À lire les médias, à écouter les « spécialistes », si l’Afrique est sinistrée, c’est parce qu’elle subit un déficit de développement. La solution est donc simple : injecter une aide de plus en plus en plus massive et imposer la démocratisation.
L’erreur est évidement totale car, primo, les critères de pauvreté définis en Europe ne sont pas ceux de l’Afrique et, secundo, politiquement, entre nos sociétés individualisées et celles, communautaires, du continent africain, les critères sont très différents. De plus, les problèmes qui se posent au nord du Sahara ne sont pas ceux des pays situés au sud du désert.
La seule approche réaliste de la question est fondamentalement géographique et ethno-historique car, et certains l’oublient trop souvent, le continent africain a une histoire différente de celle de l’Europe.

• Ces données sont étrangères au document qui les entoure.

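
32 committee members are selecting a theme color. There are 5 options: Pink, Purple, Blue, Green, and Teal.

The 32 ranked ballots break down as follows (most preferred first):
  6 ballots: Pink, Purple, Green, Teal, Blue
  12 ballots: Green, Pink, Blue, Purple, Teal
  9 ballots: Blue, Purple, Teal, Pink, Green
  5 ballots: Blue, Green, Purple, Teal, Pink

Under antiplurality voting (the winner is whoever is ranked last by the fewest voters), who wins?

Purple

Last-place votes: Pink 5, Purple 0, Blue 6, Green 9, Teal 12.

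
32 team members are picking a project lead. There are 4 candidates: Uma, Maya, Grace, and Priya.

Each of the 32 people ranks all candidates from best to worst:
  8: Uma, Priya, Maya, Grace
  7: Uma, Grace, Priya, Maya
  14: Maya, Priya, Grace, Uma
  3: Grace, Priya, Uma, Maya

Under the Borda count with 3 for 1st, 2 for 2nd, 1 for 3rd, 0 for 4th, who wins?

Uma: 8×3 + 7×3 + 14×0 + 3×1 = 48
Maya: 8×1 + 7×0 + 14×3 + 3×0 = 50
Grace: 8×0 + 7×2 + 14×1 + 3×3 = 37
Priya: 8×2 + 7×1 + 14×2 + 3×2 = 57

Priya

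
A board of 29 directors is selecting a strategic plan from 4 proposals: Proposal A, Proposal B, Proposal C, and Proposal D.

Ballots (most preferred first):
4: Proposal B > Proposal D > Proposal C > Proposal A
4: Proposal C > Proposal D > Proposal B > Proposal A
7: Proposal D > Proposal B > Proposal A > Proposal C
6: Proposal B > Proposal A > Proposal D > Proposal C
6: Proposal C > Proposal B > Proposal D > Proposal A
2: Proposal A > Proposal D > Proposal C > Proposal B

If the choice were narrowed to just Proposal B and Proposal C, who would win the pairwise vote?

Proposal B

Proposal B is ranked above Proposal C on 17 ballots; Proposal C above Proposal B on 12.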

Alors qu’en Europe les grands phénomènes historiques ou civilisationnels furent continentaux, tel ne fut pas le cas dans les Afriques. Toute l’Europe fut en effet concernée par la fin de l’Empire romain et par la greffe chrétienne sur le vieux tronc païen. Puis, en sa totalité, elle fut irriguée par l’art roman et par le gothique. De même, toute entière, elle fut concernée par la Renaissance, par la Réforme, par la période dite des Lumières, puis par les révolutions politiques et industrielles. Dans les Afriques, tout au contraire, les phénomènes historiques eurent le plus souvent des conséquences uniquement régionales, hormis dans le cas de la colonisation. Sauf rares exceptions, il n’y eut pas de dépassement ou de coagulation de l’ethnie ; même en cas de constitution d’empires. Ces derniers furent en effet toujours étroitement ethno-centrés ou formés par le rassemblement de tribus ou de clans appartenant aux mêmes ensembles ethniques ; les exemples des royaumes Luba, Lunda, Shona, Zulu ou d’Imérina à Madagascar illustrent avec force cette grande originalité.
La conquête coloniale se fit généralement à l’avantage des pôles littoraux avec lesquels les Européens avaient noué de séculaires relations et qui, dans bien des cas, avaient été leurs partenaires durant l’époque de la traite esclavagiste. À l’intérieur, les Empires qui résistèrent furent défaits au profit des populations qu’ils dominaient.
La colonisation cassa ainsi plusieurs « Prusses » africaines potentielles ou en devenir : Madagascar et la monarchie hova, l’Empire de Sokoto, les royaumes ashanti et zulu, les ensembles créés par el-Hadj Omar ou par Samory. Elle en subjugua d’autres, les arrêtant durant une phase expansionniste de leur histoire, comme l’État tutsi rwandais coupé de son exutoire du nord-ouest Kivu et ramené sur les hautes terres bordières de la crête Congo-Nil ; ou encore comme l’Éthiopie, empêchée de regagner un accès à la mer en raison de l’installation italienne en Érythrée. La colonisation procéda également par amputation comme dans le cas du Maroc, État millénaire territorialement découpé au profit de l’Algérie et de la Mauritanie, deux créations françaises.
Puis, au moment des indépendances de la décennie 1960, l’insensé maillage frontalier donna naissance à autant de « prisons de peuples ». Et pour encore aggraver la situation, la démocratisation fut imposée à l’intérieur de ces coquilles vides. Résultat, ce plaquage européo-centré déboucha sur l’ethno-mathématique, autrement dit sur la victoire des peuples les plus nombreux, ce qui encouragea encore davantage cette course à la natalité qui va achever de tuer le continent.